When you hold Bitcoin, you are your own bank. You can rest assured knowing that your Bitcoin is safe and sound no matter what happens to the banks (i.e. another 2008 crash or recession).
“…you do not really understand the concept of banking. All the banks are broke. Bank Santander, Deutsche Bank, Royal Bank of Scotland — they’re all broke! And why are they broke? It isn’t an act of God. It isn’t some sort of tsunami. They’re broke because we have a system called ‘fractional reserve banking’ which means that banks can lend money they don’t actually have! It’s a criminal scandal and it’s been going on for too long.”
— Godfrey Bloom
6. Sound Money Always Wins
History teaches us that two things happen to countries that allow the money printer to go wild: 1) Hyperinflation 2) A new currency usurps it (e.g. Bitcoin or the upcoming digital dollar).
Relying on the U.S. dollar implies you trust that the Federal Reserve and central banks will not devalue your currency. Clearly, as seen with fractional reserve banking and the 2008 housing crisis, the central banks don’t care about you.
So what about the Fed? Well, in response to COVID-19 the Fed instituted a policy of unlimited quantitative easing, in effect injecting trillions of dollars into the economy. They used every tactic to inflate the monetary supply, in effect taxing you and creating the economic shitstorm that we’re dealing with today.
In his book Gigi points out this about Bitcoin, “Satoshi showed us something novel: no matter how hard you dig for this digital gold, at a certain point you won’t be able to get more Bitcoin out of it. For the first time in history we have a monetary good which, no matter how hard you try, you won’t be able to produce more of.”
7. Metaphors For Bitcoin’s Future
Technology is exponential.
This means that it grows at a faster rate than you can imagine.

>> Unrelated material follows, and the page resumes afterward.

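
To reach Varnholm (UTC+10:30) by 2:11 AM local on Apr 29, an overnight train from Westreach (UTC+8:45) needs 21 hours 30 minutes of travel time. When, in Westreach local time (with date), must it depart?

2:56 AM on April 28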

For example, the first car was invented in 1885. It took until 1915 for there to be one million cars on the road and then it took 15 years for there to be 100 million cars.
And it only took 40 years for there to be one billion cars. The number of cars on the road has been doubling every 15 years.
The same is true for other technologies like the internet, personal computers, and mobile phones. It’s also why in the Bitcoin community there is the saying, “Gradually, then immediately” meaning nothing seems to happen for a while — like how things feel now — and then everything happens at once (i.e. El Salvador adopting the currency, new updates, or exponential price action)
I learned this lesson painfully when investing during the COVID-19 pandemic. I ignored Bitcoin and didn’t accumulate much before it bounced back even stronger than before!
Millionaires are made in recessions. Don’t forget that.
I learn something new each time I pick up “Falling Down the BTC Rabbithole”
It even turned what I thought of a blockchain on its head, with him correctly stating that a blockchain isn’t so much about data storage as it is for telling time.
Let this article serve as a reminder that Bitcoin is all fundamentals.
If Bitcoin doesn’t work out, then nothing in crypto will.
And at this point betting against the core tenants of cryptocurrency is like betting against the Wright brothers.
Ever since I was a child it was my dream to become a financial advisor. Unfortunately, it never came true. Therefore I am not a financial advisor and you should do your own research and not just listen to random people on the internet. Nothing contained in this publication should be construed as investment advice.